Using error(-1) to mean the previous error, error(-2) to mean the error before that etc... 'I' can be described as:
I = (error(-1) + error(-2) + error(-3) + error(-4) etc...) * I_gain
Why when PID was designed was 'I' not instead designed to slope off in importance into the past, for example:
I = (error(-1) + (error(-2) * 0.9) + (error(-3) * 0.81) + (error(-4) * 0.729) + etc...) * I_gain
edit: reworded
The integral term is the sum of ALL the past errors. You simply add the error to the "integrator" at each time step. If this needs to be limited, clamp it to a min or max value if it goes out of range. Then copy this accumulated value to your output and add the proportional and derivative terms and clamp the output again if necessary.

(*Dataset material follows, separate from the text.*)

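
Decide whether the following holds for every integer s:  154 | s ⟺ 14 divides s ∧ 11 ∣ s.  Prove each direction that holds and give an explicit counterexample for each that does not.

Both implications hold.

(⟹) If 154 ∣ s, write s = 154q. Since 154 = 11·14, s = 14·(11q), so 14 ∣ s; and since 154 = 14·11, s = 11·(14q), so 11 ∣ s.

(⟸) Suppose 14 ∣ s and 11 ∣ s. Any common multiple of 14 and 11 is a multiple of their lcm; here gcd(14, 11) = 1, so lcm(14, 11) = 14·11 = 154, so 154 ∣ s.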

The Derivative term is the difference in the present and previous error (the rate of change in the error). P of course is just proportional to the error.
err = reference - new_measurement
I += kI * err
Derivative = err - old_err
output = I - kD * Derivative + kP * err
old_err = err
And there you have it. Limits omitted of course.
Once the controller reaches the reference value, the error will become zero and the integrator will stop changing. Noise will naturally make it bounce around a bit, but it will stay at the steady state value required to meet your objective, while the P and D terms do most of the work to reduce transients.
Notice that in a steady state condition, the I term is the ONLY thing providing any output. If the control has reached the reference and this requires a non-zero output, it is provided solely by the integrator since the error will be zero. If the I term used weighted errors, it would start to decay back to zero and not sustain the output as needed.